Why Suze Orman Is Wrong
I find many of the financial suggestions and strategies offered by Suze Orman to be sound and sensible, especially her recommendations to eliminate credit card debt and bulk up savings. Her efforts to encourage thrift and common sense should be applauded.
That said, she has an article with which I disagree in the January issue of O, The Oprah Magazine entitled Suze Orman’s 10 Tips for a Fresh Financial Start. It’s when she gets to tip #7 and retirement plans that I think, whoa, not so fast.
Specifically, she says “the 2008 market slide is the tenth bear market (commonly accepted as a decline of at least 20 percent) since 1950. If you’d put your money in stocks in 1950 and stayed invested through the ups and downs, your average annual return through 2007 would have been more than 10 percent. That’s not to say you can count on an average of 10 percent over the next 50 or so years (7 to 8 percent is probably more realistic), but it illustrates how keeping focused on the long term pays off.”
What bothers me here? Three things in one paragraph — but they’re biggies.
First, defining a “bear market” as a 20 percent decline is simply an artificial construction.
Does anyone think a 19 percent loss is good news? However, the more important question is how how we measure average gains and losses over time. Did the market really fall 20 percent — or something different?
Second, you cannot find a consistent average rate of return over many years by looking at common indexes such as the Dow Jones Industrial Average or the Standard & Poors 500.
Why not? The indexes change. The same stocks are not being measured. (For the full story, see Do We Need A Dow 2.0?)
As I have said previously, stocks on both lists are constantly being replaced thus the results are not consistent. How can you have “average” index results when the stocks being compared are different?
“For instance, whatever happened to such DJIA stalwarts as U.S. Cordage (added in 1896), Standard Rope & Twine (1896), Federal Steel (1899), Central Leather (1912), Studebaker (1916), Corn Products (1920), Woolworth (1924), Paramount Famous Lasky (1925), Remington Typewriter (1925), Nash Motors (1928), Postum (1928), Victor Talking Machine (1928), and Hudson Motors (1930)? If we are to fully reflect the path of American commerce, then surely we must account for the direction, destiny, and descendants of these firms.” (For a look at the companies which have composed the DJIA over the years, see the Dow Jones Industrial Average History. For an example of an S&P change, press here.)

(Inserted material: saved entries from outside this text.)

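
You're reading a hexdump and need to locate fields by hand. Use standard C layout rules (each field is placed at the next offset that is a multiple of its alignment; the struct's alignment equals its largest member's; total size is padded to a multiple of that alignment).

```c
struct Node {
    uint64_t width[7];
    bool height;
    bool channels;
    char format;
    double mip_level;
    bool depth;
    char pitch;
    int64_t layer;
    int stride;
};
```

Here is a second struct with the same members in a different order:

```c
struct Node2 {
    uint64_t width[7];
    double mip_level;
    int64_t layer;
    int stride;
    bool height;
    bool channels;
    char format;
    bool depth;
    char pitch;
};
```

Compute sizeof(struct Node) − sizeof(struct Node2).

8

@0: width [56B, align 8] → 56
@56: height [1B, align 1] → 57
@57: channels [1B, align 1] → 58
@58: format [1B, align 1] → 59
+5 pad (align 8)
@64: mip_level [8B, align 8] → 72
@72: depth [1B, align 1] → 73
@73: pitch [1B, align 1] → 74
+6 pad (align 8)
@80: layer [8B, align 8] → 88
@88: stride [4B, align 4] → 92
+4 tail pad (align 8)
size 96, align 8
— Node2 —
@0: width [56B, align 8] → 56
@56: mip_level [8B, align 8] → 64
@64: layer [8B, align 8] → 72
@72: stride [4B, align 4] → 76
@76: height [1B, align 1] → 77
@77: channels [1B, align 1] → 78
@78: format [1B, align 1] → 79
@79: depth [1B, align 1] → 80
@80: pitch [1B, align 1] → 81
+7 tail pad (align 8)
size 88, align 8
96 − 88 = 8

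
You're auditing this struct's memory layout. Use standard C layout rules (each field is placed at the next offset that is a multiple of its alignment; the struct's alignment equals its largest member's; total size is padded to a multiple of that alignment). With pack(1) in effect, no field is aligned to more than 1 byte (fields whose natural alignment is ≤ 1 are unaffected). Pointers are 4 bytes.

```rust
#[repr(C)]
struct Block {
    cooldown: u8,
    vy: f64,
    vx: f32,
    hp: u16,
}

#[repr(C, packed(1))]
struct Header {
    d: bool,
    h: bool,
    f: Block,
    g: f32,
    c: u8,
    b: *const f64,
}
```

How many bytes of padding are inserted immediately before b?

0

Block: 0..1  cooldown  (1B, 1-aligned); 1..8  -- padding (7B); 8..16  vy  (8B, 8-aligned); 16..20  vx  (4B, 4-aligned); 20..22  hp  (2B, 2-aligned); 22..24  -- tail padding (2B); sizeof = 24, alignof = 8
0..1  d  (1B, 1-aligned)
1..2  h  (1B, 1-aligned)
2..26  f  (24B, 1-aligned)
26..30  g  (4B, 1-aligned)
30..31  c  (1B, 1-aligned)
31..35  b  (4B, 1-aligned)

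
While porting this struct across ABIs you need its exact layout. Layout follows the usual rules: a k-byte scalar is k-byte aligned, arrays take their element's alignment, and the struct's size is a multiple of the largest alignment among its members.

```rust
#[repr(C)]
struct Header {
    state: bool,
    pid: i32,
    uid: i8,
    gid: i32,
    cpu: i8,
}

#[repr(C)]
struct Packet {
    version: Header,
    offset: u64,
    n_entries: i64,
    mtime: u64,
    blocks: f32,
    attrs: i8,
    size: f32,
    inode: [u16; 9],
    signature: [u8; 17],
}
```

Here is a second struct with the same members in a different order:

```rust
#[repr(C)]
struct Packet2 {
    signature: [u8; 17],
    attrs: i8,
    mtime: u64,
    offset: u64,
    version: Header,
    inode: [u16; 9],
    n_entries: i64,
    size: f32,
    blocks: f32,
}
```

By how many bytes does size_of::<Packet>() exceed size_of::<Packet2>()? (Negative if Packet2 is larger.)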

Since the composition of the indexes is constantly in flux, the idea that we can track “average” increases over many years is not logical. As an example, on September 22, 2008 Kraft Foods Inc. replaced American International Group Inc. on the Dow Jones Industrial Average. As of January 2, 2009, AIG was priced at $1.69, down from the 52-week high of $59.42. Kraft, meanwhile, was valued at $27.34 on January 2nd while its 52-week pricing ranged from $24.75 to $34.97.
Does anyone not think the Dow would have sunk further by year-end had AIG remained on the list? Or that the Dow would have closed higher at year end with the substitution of Kraft for AIG?
Third, and last, the future is unknown.
Orman says with regard to market returns “that’s not to say you can count on an average of 10 percent over the next 50 or so years (7 to 8 percent is probably more realistic), but it illustrates how keeping focused on the long term pays off.”
Huh?
Even Suze will tell you, I hope, that she is not a fortune-teller. There is no evidence whatsoever that future rates of return will “probably” be 7 to 8 percent, or 1 percent, or minus 2.8 percent, or whatever. Nobody knows. As those on Wall Street constantly say, past performance does not guarantee future results.
It’s one of the few ideas from Wall Street you can believe.